The City Council on Tuesday approved an unusual mortgage program for first-time home-buyers that will assist families with incomes of less than $39,800 a year. The program provides a portion of the down payment and encourages buyers to purchase existing instead of new housing.
"The whole purpose is to help people who would not have any hope otherwise," said Syed Rushdy, manager of the Housing and Neighborhood Bureau.
Earlier this week, Long Beach, Garden Grove and the counties of Los Angeles and Orange jointly sold revenue bonds to generate money for first mortgages at below-market interest rates. Of Long Beach's $6.5-million share, $5 million is available only for the purchase of existing homes.
That provision could help the city gain a measure of economic stability, Rushdy said, by stimulating home sales in some of its less attractive neighborhoods, primarily downtown, the westside and the north and central areas, except for the more exclusive Bixby Knolls and California Heights neighborhoods.
On Tuesday, the council came up with another $375,000 from the city's housing development fund to provide additional loans that would reduce the buyer's down payment.
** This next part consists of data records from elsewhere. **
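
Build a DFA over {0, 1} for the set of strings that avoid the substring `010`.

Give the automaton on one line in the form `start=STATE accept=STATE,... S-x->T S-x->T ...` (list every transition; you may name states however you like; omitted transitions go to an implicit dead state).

Track partial matches of the forbidden pattern `010`. State S3 is a dead state reached once `010` has occurred; every other state accepts. S0 means no part of `010` is currently matched.
        0   1  
>* S0   S1  S0 
 * S1   S1  S2 
 * S2   S3  S0 
   S3   S3  S3 
(> = start, * = accepting)

start=S0 accept=S0,S1,S2 S0-0->S1 S0-1->S0 S1-0->S1 S1-1->S2 S2-0->S3 S2-1->S0 S3-0->S3 S3-1->S3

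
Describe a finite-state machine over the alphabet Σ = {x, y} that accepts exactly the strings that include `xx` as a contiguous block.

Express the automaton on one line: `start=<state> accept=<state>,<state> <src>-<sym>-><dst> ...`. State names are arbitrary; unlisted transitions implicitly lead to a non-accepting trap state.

start=s0 accept=s2 s0-x->s1 s0-y->s0 s1-x->s2 s1-y->s0 s2-x->s2 s2-y->s2

Track how much of `xx` has been matched so far: state s0 is no progress, s2 is the absorbing accept state reached once `xx` has occurred. Intermediate states record partial matches; on a mismatch, fall back to the longest reusable overlap.
A 3-state machine:
        x   y  
>  s0   s1  s0 
   s1   s2  s0 
 * s2   s2  s2 
(> = start, * = accepting)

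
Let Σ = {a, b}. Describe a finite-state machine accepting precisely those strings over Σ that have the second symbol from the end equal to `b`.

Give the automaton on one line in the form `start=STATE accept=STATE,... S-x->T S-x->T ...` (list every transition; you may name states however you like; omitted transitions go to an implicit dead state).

A DFA must remember the last 2 symbols (since which symbol is second-to-last isn't known until the input ends). Use one state per possible window of the last ≤2 symbols; accept from those whose window starts with `b`.
A 7-state machine:
        a   b  
>  q0   q1  q2 
   q1   q3  q4 
   q2   q5  q6 
   q3   q3  q4 
   q4   q5  q6 
 * q5   q3  q4 
 * q6   q5  q6 
(> = start, * = accepting)

start=q0 accept=q5,q6 q0-a->q1 q0-b->q2 q1-a->q3 q1-b->q4 q2-a->q5 q2-b->q6 q3-a->q3 q3-b->q4 q4-a->q5 q4-b->q6 q5-a->q3 q5-b->q4 q6-a->q5 q6-b->q6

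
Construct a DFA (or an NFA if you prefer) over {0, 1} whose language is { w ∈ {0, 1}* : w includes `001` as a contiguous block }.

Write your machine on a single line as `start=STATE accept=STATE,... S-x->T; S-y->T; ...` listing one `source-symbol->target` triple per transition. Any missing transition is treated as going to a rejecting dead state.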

Under that program, buyers would typically qualify for purchases of up to about $120,000, a modest amount considering that as of June the average price of a single-family home in the Los Angeles area rose to $182,364, according to the California Assn. of Realtors.
A buyer purchasing a home for $120,000, for example, would be required to make at least a 5% down payment--$6,000. The city would then provide an additional $13,000 loan so the first mortgage would be reduced to $101,000, about the maximum amount that the Federal Housing Administration will insure.
The city's loan would be at a lower interest rate, and buyers would not have to repay it until the house was resold or refinanced at a later date.
While most of the second-mortgage money is earmarked for existing housing, $1.5 million is for townhouses due to be constructed in north Long Beach. A Lakewood-based developer, Spongberg, Kirkland & Associates, paid the city a fee so that the loans could also be used for their project at 1731 E. 68 St., Rushdy said.
Guidelines, such as who gets the loans if there are more qualified applicants than money available, have not yet been drawn. The program will not be in place for another 60 days, city officials said, and some planning still remains.
Half of the money will go to families making no more than the median income of a family of four, or $39,800, Rushdy said. The other half of the money will go to those families making 90% of the median income, or $35,820.